I’ll add a download link for the Linux version to the homepage ASAP. Please read the enclosed README.linux and if you find it confusing, please ask your local Linux guru for help rather than me.

The joys of programming

And six months later down the road, what has all my furious tapping at keyboards got me? I’ll get to that in a sec. First I want to tell you about my unhealthy desire to code things as good as I can – and even worse, re-invent other peoples wheels if I don’t think they’re round enough.

It always starts out reasonably enough. LCDHost needs some kind of repository to maintain metadata about itself, plugins, layouts, et cetera. Which in turns affects the software packaging. Which means I need to address security issues, both in the packaging and repositories. Ok, so far, not so bad. Except every wheel I look at has the wrong kind of spokes, or is too big, or not wide enough.
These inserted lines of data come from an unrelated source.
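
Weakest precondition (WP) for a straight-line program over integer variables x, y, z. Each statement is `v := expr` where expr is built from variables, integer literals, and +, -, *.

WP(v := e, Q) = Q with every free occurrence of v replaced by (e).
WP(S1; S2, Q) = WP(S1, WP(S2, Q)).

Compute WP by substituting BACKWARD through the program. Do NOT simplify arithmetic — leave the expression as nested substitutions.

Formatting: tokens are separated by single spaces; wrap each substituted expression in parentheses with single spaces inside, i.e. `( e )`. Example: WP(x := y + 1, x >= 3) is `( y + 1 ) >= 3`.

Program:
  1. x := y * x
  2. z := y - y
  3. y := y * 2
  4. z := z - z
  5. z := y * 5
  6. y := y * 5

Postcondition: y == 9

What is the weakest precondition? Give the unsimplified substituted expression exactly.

post: y == 9
stmt 6: y := y * 5  -- replace 1 occurrence(s) of y with (y * 5)
  => ( y * 5 ) == 9
stmt 5: z := y * 5  -- replace 0 occurrence(s) of z with (y * 5)
  => ( y * 5 ) == 9
stmt 4: z := z - z  -- replace 0 occurrence(s) of z with (z - z)
  => ( y * 5 ) == 9
stmt 3: y := y * 2  -- replace 1 occurrence(s) of y with (y * 2)
  => ( ( y * 2 ) * 5 ) == 9
stmt 2: z := y - y  -- replace 0 occurrence(s) of z with (y - y)
  => ( ( y * 2 ) * 5 ) == 9
stmt 1: x := y * x  -- replace 0 occurrence(s) of x with (y * x)
  => ( ( y * 2 ) * 5 ) == 9

Answer: ( ( y * 2 ) * 5 ) == 9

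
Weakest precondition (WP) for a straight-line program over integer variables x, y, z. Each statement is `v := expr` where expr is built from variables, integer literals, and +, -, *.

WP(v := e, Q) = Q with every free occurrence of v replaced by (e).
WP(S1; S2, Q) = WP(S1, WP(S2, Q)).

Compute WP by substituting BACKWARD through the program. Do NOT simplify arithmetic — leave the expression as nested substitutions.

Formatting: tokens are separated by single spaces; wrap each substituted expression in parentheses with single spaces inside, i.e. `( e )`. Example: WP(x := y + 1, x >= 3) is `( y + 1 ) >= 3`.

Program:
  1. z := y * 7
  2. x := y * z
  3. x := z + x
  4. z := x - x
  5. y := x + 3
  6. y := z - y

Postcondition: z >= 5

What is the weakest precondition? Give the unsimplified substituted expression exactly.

Answer: ( ( ( y * 7 ) + ( y * ( y * 7 ) ) ) - ( ( y * 7 ) + ( y * ( y * 7 ) ) ) ) >= 5

Derivation:
post: z >= 5
stmt 6: y := z - y  -- replace 0 occurrence(s) of y with (z - y)
  => z >= 5
stmt 5: y := x + 3  -- replace 0 occurrence(s) of y with (x + 3)
  => z >= 5
stmt 4: z := x - x  -- replace 1 occurrence(s) of z with (x - x)
  => ( x - x ) >= 5
stmt 3: x := z + x  -- replace 2 occurrence(s) of x with (z + x)
  => ( ( z + x ) - ( z + x ) ) >= 5
stmt 2: x := y * z  -- replace 2 occurrence(s) of x with (y * z)
  => ( ( z + ( y * z ) ) - ( z + ( y * z ) ) ) >= 5
stmt 1: z := y * 7  -- replace 4 occurrence(s) of z with (y * 7)
  => ( ( ( y * 7 ) + ( y * ( y * 7 ) ) ) - ( ( y * 7 ) + ( y * ( y * 7 ) ) ) ) >= 5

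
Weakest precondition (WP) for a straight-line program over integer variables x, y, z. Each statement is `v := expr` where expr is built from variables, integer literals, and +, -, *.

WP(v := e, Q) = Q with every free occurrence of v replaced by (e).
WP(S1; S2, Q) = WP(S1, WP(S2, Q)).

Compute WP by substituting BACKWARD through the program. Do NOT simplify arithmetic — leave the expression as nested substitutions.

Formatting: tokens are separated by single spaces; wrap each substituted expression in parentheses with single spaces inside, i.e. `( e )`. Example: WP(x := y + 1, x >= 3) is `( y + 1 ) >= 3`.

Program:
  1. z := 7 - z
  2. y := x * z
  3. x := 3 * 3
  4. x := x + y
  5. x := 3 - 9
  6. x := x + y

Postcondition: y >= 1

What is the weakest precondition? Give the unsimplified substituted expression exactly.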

Then the insanity starts. You see, to have any sort of security, you have to design with it in mind from the start – and not many products are. Also if you want performance – design for it. As opposed to coding for it – that’s called optimization and is nowadays usually a waste of time. And above all else, stability and reliability.

I find plenty of solutions that are good enough. But my ego (he’s the giggling imp on my back, the one with red eyes rolling in random directions) won’t let me use them if I think I can do it substantially better. Which means I…
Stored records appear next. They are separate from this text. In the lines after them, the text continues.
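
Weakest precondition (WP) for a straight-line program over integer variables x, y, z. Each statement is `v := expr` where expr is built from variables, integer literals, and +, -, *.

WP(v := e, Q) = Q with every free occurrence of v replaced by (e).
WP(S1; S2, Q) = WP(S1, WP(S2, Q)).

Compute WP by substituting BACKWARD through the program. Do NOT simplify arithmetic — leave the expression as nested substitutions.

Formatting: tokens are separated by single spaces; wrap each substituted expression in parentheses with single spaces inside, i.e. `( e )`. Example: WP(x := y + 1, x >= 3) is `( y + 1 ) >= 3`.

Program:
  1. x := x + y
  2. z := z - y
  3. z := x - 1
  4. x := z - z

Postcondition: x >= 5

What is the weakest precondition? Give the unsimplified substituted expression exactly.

Answer: ( ( ( x + y ) - 1 ) - ( ( x + y ) - 1 ) ) >= 5

Derivation:
post: x >= 5
stmt 4: x := z - z  -- replace 1 occurrence(s) of x with (z - z)
  => ( z - z ) >= 5
stmt 3: z := x - 1  -- replace 2 occurrence(s) of z with (x - 1)
  => ( ( x - 1 ) - ( x - 1 ) ) >= 5
stmt 2: z := z - y  -- replace 0 occurrence(s) of z with (z - y)
  => ( ( x - 1 ) - ( x - 1 ) ) >= 5
stmt 1: x := x + y  -- replace 2 occurrence(s) of x with (x + y)
  => ( ( ( x + y ) - 1 ) - ( ( x + y ) - 1 ) ) >= 5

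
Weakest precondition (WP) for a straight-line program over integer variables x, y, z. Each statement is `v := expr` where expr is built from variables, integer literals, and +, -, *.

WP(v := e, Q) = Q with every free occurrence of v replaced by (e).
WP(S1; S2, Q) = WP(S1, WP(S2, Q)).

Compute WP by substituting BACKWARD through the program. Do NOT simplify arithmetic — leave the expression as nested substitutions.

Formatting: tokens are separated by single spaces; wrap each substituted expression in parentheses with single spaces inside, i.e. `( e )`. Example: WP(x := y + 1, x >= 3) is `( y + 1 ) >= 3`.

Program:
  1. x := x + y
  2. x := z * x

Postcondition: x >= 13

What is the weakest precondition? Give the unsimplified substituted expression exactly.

Answer: ( z * ( x + y ) ) >= 13

Derivation:
post: x >= 13
stmt 2: x := z * x  -- replace 1 occurrence(s) of x with (z * x)
  => ( z * x ) >= 13
stmt 1: x := x + y  -- replace 1 occurrence(s) of x with (x + y)
  => ( z * ( x + y ) ) >= 13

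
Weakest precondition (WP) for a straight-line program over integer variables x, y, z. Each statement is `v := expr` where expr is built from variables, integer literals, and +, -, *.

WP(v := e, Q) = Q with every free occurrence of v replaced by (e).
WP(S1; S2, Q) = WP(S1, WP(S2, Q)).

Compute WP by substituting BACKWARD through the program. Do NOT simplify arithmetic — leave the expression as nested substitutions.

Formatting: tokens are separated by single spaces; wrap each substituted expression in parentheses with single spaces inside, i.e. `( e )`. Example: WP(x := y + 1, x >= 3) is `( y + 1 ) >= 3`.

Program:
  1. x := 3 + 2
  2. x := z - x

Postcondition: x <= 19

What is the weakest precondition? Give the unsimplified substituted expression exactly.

post: x <= 19
stmt 2: x := z - x  -- replace 1 occurrence(s) of x with (z - x)
  => ( z - x ) <= 19
stmt 1: x := 3 + 2  -- replace 1 occurrence(s) of x with (3 + 2)
  => ( z - ( 3 + 2 ) ) <= 19

Answer: ( z - ( 3 + 2 ) ) <= 19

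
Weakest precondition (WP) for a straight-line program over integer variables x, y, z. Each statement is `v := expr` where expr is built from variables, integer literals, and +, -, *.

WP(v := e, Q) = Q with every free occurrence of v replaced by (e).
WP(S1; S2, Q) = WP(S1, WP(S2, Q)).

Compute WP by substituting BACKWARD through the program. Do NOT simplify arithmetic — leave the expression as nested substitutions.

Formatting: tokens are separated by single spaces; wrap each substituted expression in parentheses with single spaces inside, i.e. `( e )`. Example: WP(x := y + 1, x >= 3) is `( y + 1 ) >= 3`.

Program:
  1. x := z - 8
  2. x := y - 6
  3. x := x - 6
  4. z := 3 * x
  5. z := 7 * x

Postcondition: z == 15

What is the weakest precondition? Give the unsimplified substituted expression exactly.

Answer: ( 7 * ( ( y - 6 ) - 6 ) ) == 15

Derivation:
post: z == 15
stmt 5: z := 7 * x  -- replace 1 occurrence(s) of z with (7 * x)
  => ( 7 * x ) == 15
stmt 4: z := 3 * x  -- replace 0 occurrence(s) of z with (3 * x)
  => ( 7 * x ) == 15
stmt 3: x := x - 6  -- replace 1 occurrence(s) of x with (x - 6)
  => ( 7 * ( x - 6 ) ) == 15
stmt 2: x := y - 6  -- replace 1 occurrence(s) of x with (y - 6)
  => ( 7 * ( ( y - 6 ) - 6 ) ) == 15
stmt 1: x := z - 8  -- replace 0 occurrence(s) of x with (z - 8)
  => ( 7 * ( ( y - 6 ) - 6 ) ) == 15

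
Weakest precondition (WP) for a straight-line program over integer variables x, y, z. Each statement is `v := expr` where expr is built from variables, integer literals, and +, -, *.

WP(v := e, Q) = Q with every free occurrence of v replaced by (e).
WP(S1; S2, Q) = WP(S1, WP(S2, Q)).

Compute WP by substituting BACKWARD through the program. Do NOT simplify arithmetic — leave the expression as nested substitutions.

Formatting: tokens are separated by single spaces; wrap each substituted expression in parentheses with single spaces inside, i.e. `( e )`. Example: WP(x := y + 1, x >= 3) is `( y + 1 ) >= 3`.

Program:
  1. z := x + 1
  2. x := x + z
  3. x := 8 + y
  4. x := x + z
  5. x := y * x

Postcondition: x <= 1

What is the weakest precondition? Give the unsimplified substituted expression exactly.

post: x <= 1
stmt 5: x := y * x  -- replace 1 occurrence(s) of x with (y * x)
  => ( y * x ) <= 1
stmt 4: x := x + z  -- replace 1 occurrence(s) of x with (x + z)
  => ( y * ( x + z ) ) <= 1
stmt 3: x := 8 + y  -- replace 1 occurrence(s) of x with (8 + y)
  => ( y * ( ( 8 + y ) + z ) ) <= 1
stmt 2: x := x + z  -- replace 0 occurrence(s) of x with (x + z)
  => ( y * ( ( 8 + y ) + z ) ) <= 1
stmt 1: z := x + 1  -- replace 1 occurrence(s) of z with (x + 1)
  => ( y * ( ( 8 + y ) + ( x + 1 ) ) ) <= 1

Answer: ( y * ( ( 8 + y ) + ( x + 1 ) ) ) <= 1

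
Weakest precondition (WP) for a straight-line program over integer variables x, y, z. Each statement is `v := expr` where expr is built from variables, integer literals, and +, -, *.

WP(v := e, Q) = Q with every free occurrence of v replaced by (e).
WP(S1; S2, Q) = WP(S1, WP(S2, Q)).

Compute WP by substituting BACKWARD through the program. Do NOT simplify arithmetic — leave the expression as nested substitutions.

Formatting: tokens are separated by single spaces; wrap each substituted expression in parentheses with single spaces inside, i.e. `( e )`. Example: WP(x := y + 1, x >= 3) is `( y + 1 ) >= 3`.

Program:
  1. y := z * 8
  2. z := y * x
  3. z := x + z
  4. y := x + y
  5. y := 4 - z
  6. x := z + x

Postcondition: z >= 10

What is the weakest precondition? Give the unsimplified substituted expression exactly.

Answer: ( x + ( ( z * 8 ) * x ) ) >= 10

Derivation:
post: z >= 10
stmt 6: x := z + x  -- replace 0 occurrence(s) of x with (z + x)
  => z >= 10
stmt 5: y := 4 - z  -- replace 0 occurrence(s) of y with (4 - z)
  => z >= 10
stmt 4: y := x + y  -- replace 0 occurrence(s) of y with (x + y)
  => z >= 10
stmt 3: z := x + z  -- replace 1 occurrence(s) of z with (x + z)
  => ( x + z ) >= 10
stmt 2: z := y * x  -- replace 1 occurrence(s) of z with (y * x)
  => ( x + ( y * x ) ) >= 10
stmt 1: y := z * 8  -- replace 1 occurrence(s) of y with (z * 8)
  => ( x + ( ( z * 8 ) * x ) ) >= 10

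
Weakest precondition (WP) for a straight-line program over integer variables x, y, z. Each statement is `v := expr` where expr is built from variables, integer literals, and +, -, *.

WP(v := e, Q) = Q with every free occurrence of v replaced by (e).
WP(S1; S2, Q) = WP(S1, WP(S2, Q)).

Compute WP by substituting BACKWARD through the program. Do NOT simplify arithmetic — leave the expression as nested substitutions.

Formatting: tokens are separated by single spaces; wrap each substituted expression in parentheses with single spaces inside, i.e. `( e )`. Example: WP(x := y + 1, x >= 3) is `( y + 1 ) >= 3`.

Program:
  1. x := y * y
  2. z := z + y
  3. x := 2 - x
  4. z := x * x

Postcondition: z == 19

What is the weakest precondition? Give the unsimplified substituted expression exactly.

post: z == 19
stmt 4: z := x * x  -- replace 1 occurrence(s) of z with (x * x)
  => ( x * x ) == 19
stmt 3: x := 2 - x  -- replace 2 occurrence(s) of x with (2 - x)
  => ( ( 2 - x ) * ( 2 - x ) ) == 19
stmt 2: z := z + y  -- replace 0 occurrence(s) of z with (z + y)
  => ( ( 2 - x ) * ( 2 - x ) ) == 19
stmt 1: x := y * y  -- replace 2 occurrence(s) of x with (y * y)
  => ( ( 2 - ( y * y ) ) * ( 2 - ( y * y ) ) ) == 19

Answer: ( ( 2 - ( y * y ) ) * ( 2 - ( y * y ) ) ) == 19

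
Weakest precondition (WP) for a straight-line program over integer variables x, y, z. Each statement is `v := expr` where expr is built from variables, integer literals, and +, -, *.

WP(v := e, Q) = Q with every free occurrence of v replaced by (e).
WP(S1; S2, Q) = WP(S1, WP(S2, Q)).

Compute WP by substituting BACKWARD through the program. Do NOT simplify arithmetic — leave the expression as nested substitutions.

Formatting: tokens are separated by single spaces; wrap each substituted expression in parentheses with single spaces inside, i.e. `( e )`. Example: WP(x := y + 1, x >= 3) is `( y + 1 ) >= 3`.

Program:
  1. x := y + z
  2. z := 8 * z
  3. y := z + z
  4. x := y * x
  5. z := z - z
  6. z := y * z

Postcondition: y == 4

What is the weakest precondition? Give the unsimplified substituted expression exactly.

post: y == 4
stmt 6: z := y * z  -- replace 0 occurrence(s) of z with (y * z)
  => y == 4
stmt 5: z := z - z  -- replace 0 occurrence(s) of z with (z - z)
  => y == 4
stmt 4: x := y * x  -- replace 0 occurrence(s) of x with (y * x)
  => y == 4
stmt 3: y := z + z  -- replace 1 occurrence(s) of y with (z + z)
  => ( z + z ) == 4
stmt 2: z := 8 * z  -- replace 2 occurrence(s) of z with (8 * z)
  => ( ( 8 * z ) + ( 8 * z ) ) == 4
stmt 1: x := y + z  -- replace 0 occurrence(s) of x with (y + z)
  => ( ( 8 * z ) + ( 8 * z ) ) == 4

Answer: ( ( 8 * z ) + ( 8 * z ) ) == 4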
  • Learn to use Python since awk doesn’t cut it and Perl is not my style.
  • Hack up lbssh to let me launch my local editor to edit server-side docs (no more nano).
  • Got fed up with Pythons argparse and write my own self-documenting CLI package.
  • Write another chroot maintenance tool as I find existing ones lacking.
  • Learn the details of a lot of boring stuff, like upstart and IPv6 and what the blërgh else.
  • Evaluate existing PHP frameworks, contribute some bug fixes to them, and then start on my own. Of course.

I’m quite sure I left out more than half in that list, but it gives you the general idea. These tendencies of mine are good for software quality, but a supermassive black hole to time management. I hope to be recovering from obsessive recursive dependency coding soon.

Thank [this space intentionally left blank] for that.